Unimportant Aspects of Motherhood that I'm Not Really Good At
A small list:
1. Carrying Kleenex at all times. I do not do this. No matter where I go, I seem to end up with one or two children with runny noses and nothing to wipe them with save for the sleeve of my sweatshirt, which I try to use discreetly when no one is looking.
2. Driving Car carts. Car carts are those cute carts at the grocery store that look like a car. They are the most wonderful invention in the world since Ms. Crazy Preschooler can sit in the front and drive, while Mr. Slobber can ride in the basket near me and there is still room to haul enough groceries to feed a family for a week in the main cart compartment. Unfortunately car carts are extra long, and because they involve the word "car" it seems that my poor driving skills apply. I am constantly running into things in the grocery store: banana racks, meat freezers, stacks of boxed oatmeal, you name it. Today I nearly even toppled an elderly gentleman. He was, thankfully, very understanding.
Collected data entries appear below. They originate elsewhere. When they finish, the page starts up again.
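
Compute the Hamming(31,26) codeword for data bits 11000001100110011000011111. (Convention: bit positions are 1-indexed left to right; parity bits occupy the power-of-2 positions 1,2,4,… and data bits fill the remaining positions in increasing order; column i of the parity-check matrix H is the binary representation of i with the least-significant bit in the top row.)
Codeword c = d · G (mod 2), d = 11000001100110011000011111:
  c[0] = d·G[:,0] = (11000001100110011000011111)·(11011010101101010101010101) mod 2 = 1+1+0+0+0+0+0+0+1+0+0+1+0+0+0+1+0+0+0+0+0+1+0+1+0+1 mod 2 = 0
  c[1] = d·G[:,1] = (11000001100110011000011111)·(10110110011011001100110011) mod 2 = 1+0+0+0+0+0+0+0+0+0+0+0+1+0+0+0+1+0+0+0+0+1+0+0+1+1 mod 2 = 0
  c[2] = d·G[:,2] = (11000001100110011000011111)·(10000000000000000000000000) mod 2 = 1+0+0+0+0+0+0+0+0+0+0+0+0+0+0+0+0+0+0+0+0+0+0+0+0+0 mod 2 = 1
  c[3] = d·G[:,3] = (11000001100110011000011111)·(01110001111000111100001111) mod 2 = 0+1+0+0+0+0+0+1+1+0+0+0+0+0+0+1+1+0+0+0+0+0+1+1+1+1 mod 2 = 1
  c[4] = d·G[:,4] = (11000001100110011000011111)·(01000000000000000000000000) mod 2 = 0+1+0+0+0+0+0+0+0+0+0+0+0+0+0+0+0+0+0+0+0+0+0+0+0+0 mod 2 = 1
  c[5] = d·G[:,5] = (11000001100110011000011111)·(00100000000000000000000000) mod 2 = 0+0+0+0+0+0+0+0+0+0+0+0+0+0+0+0+0+0+0+0+0+0+0+0+0+0 mod 2 = 0
  c[6] = d·G[:,6] = (11000001100110011000011111)·(00010000000000000000000000) mod 2 = 0+0+0+0+0+0+0+0+0+0+0+0+0+0+0+0+0+0+0+0+0+0+0+0+0+0 mod 2 = 0
  c[7] = d·G[:,7] = (11000001100110011000011111)·(00001111111000000011111111) mod 2 = 0+0+0+0+0+0+0+1+1+0+0+0+0+0+0+0+0+0+0+0+0+1+1+1+1+1 mod 2 = 1
  c[8] = d·G[:,8] = (11000001100110011000011111)·(00001000000000000000000000) mod 2 = 0+0+0+0+0+0+0+0+0+0+0+0+0+0+0+0+0+0+0+0+0+0+0+0+0+0 mod 2 = 0
  c[9] = d·G[:,9] = (11000001100110011000011111)·(00000100000000000000000000) mod 2 = 0+0+0+0+0+0+0+0+0+0+0+0+0+0+0+0+0+0+0+0+0+0+0+0+0+0 mod 2 = 0
  c[10] = d·G[:,10] = (11000001100110011000011111)·(00000010000000000000000000) mod 2 = 0+0+0+0+0+0+0+0+0+0+0+0+0+0+0+0+0+0+0+0+0+0+0+0+0+0 mod 2 = 0
  c[11] = d·G[:,11] = (11000001100110011000011111)·(00000001000000000000000000) mod 2 = 0+0+0+0+0+0+0+1+0+0+0+0+0+0+0+0+0+0+0+0+0+0+0+0+0+0 mod 2 = 1
  c[12] = d·G[:,12] = (11000001100110011000011111)·(00000000100000000000000000) mod 2 = 0+0+0+0+0+0+0+0+1+0+0+0+0+0+0+0+0+0+0+0+0+0+0+0+0+0 mod 2 = 1
  c[13] = d·G[:,13] = (11000001100110011000011111)·(00000000010000000000000000) mod 2 = 0+0+0+0+0+0+0+0+0+0+0+0+0+0+0+0+0+0+0+0+0+0+0+0+0+0 mod 2 = 0
  c[14] = d·G[:,14] = (11000001100110011000011111)·(00000000001000000000000000) mod 2 = 0+0+0+0+0+0+0+0+0+0+0+0+0+0+0+0+0+0+0+0+0+0+0+0+0+0 mod 2 = 0
  c[15] = d·G[:,15] = (11000001100110011000011111)·(00000000000111111111111111) mod 2 = 0+0+0+0+0+0+0+0+0+0+0+1+1+0+0+1+1+0+0+0+0+1+1+1+1+1 mod 2 = 1
  c[16] = d·G[:,16] = (11000001100110011000011111)·(00000000000100000000000000) mod 2 = 0+0+0+0+0+0+0+0+0+0+0+1+0+0+0+0+0+0+0+0+0+0+0+0+0+0 mod 2 = 1
  c[17] = d·G[:,17] = (11000001100110011000011111)·(00000000000010000000000000) mod 2 = 0+0+0+0+0+0+0+0+0+0+0+0+1+0+0+0+0+0+0+0+0+0+0+0+0+0 mod 2 = 1
  c[18] = d·G[:,18] = (11000001100110011000011111)·(00000000000001000000000000) mod 2 = 0+0+0+0+0+0+0+0+0+0+0+0+0+0+0+0+0+0+0+0+0+0+0+0+0+0 mod 2 = 0
  c[19] = d·G[:,19] = (11000001100110011000011111)·(00000000000000100000000000) mod 2 = 0+0+0+0+0+0+0+0+0+0+0+0+0+0+0+0+0+0+0+0+0+0+0+0+0+0 mod 2 = 0
  c[20] = d·G[:,20] = (11000001100110011000011111)·(00000000000000010000000000) mod 2 = 0+0+0+0+0+0+0+0+0+0+0+0+0+0+0+1+0+0+0+0+0+0+0+0+0+0 mod 2 = 1
  c[21] = d·G[:,21] = (11000001100110011000011111)·(00000000000000001000000000) mod 2 = 0+0+0+0+0+0+0+0+0+0+0+0+0+0+0+0+1+0+0+0+0+0+0+0+0+0 mod 2 = 1
  c[22] = d·G[:,22] = (11000001100110011000011111)·(00000000000000000100000000) mod 2 = 0+0+0+0+0+0+0+0+0+0+0+0+0+0+0+0+0+0+0+0+0+0+0+0+0+0 mod 2 = 0
  c[23] = d·G[:,23] = (11000001100110011000011111)·(00000000000000000010000000) mod 2 = 0+0+0+0+0+0+0+0+0+0+0+0+0+0+0+0+0+0+0+0+0+0+0+0+0+0 mod 2 = 0
  c[24] = d·G[:,24] = (11000001100110011000011111)·(00000000000000000001000000) mod 2 = 0+0+0+0+0+0+0+0+0+0+0+0+0+0+0+0+0+0+0+0+0+0+0+0+0+0 mod 2 = 0
  c[25] = d·G[:,25] = (11000001100110011000011111)·(00000000000000000000100000) mod 2 = 0+0+0+0+0+0+0+0+0+0+0+0+0+0+0+0+0+0+0+0+0+0+0+0+0+0 mod 2 = 0
  c[26] = d·G[:,26] = (11000001100110011000011111)·(00000000000000000000010000) mod 2 = 0+0+0+0+0+0+0+0+0+0+0+0+0+0+0+0+0+0+0+0+0+1+0+0+0+0 mod 2 = 1
  c[27] = d·G[:,27] = (11000001100110011000011111)·(00000000000000000000001000) mod 2 = 0+0+0+0+0+0+0+0+0+0+0+0+0+0+0+0+0+0+0+0+0+0+1+0+0+0 mod 2 = 1
  c[28] = d·G[:,28] = (11000001100110011000011111)·(00000000000000000000000100) mod 2 = 0+0+0+0+0+0+0+0+0+0+0+0+0+0+0+0+0+0+0+0+0+0+0+1+0+0 mod 2 = 1
  c[29] = d·G[:,29] = (11000001100110011000011111)·(00000000000000000000000010) mod 2 = 0+0+0+0+0+0+0+0+0+0+0+0+0+0+0+0+0+0+0+0+0+0+0+0+1+0 mod 2 = 1
  c[30] = d·G[:,30] = (11000001100110011000011111)·(00000000000000000000000001) mod 2 = 0+0+0+0+0+0+0+0+0+0+0+0+0+0+0+0+0+0+0+0+0+0+0+0+0+1 mod 2 = 1
Codeword = 0011100100011001110011000011111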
3. Checking children for matching socks. Ms. Crazy Preschooler loves to wear crazy combinations of socks. Mr. Slobber loves to loose socks in the house. I leave the house without checking because socks are low on my priority list, and it never fails that wherever I am going I run into thirteen people who are concerned about the state of my children's socks. "Your baby has lost his sock!" "Oh dear, aren't his feet a bit chilly?" "Did your daughter dress herself today?"
1 Comments:
Great post...I love reading about your children. Lately, I have come to believe that my biological clock is broken because it no longer ticks. Maybe I should spend more time reading your blog to get it ticking.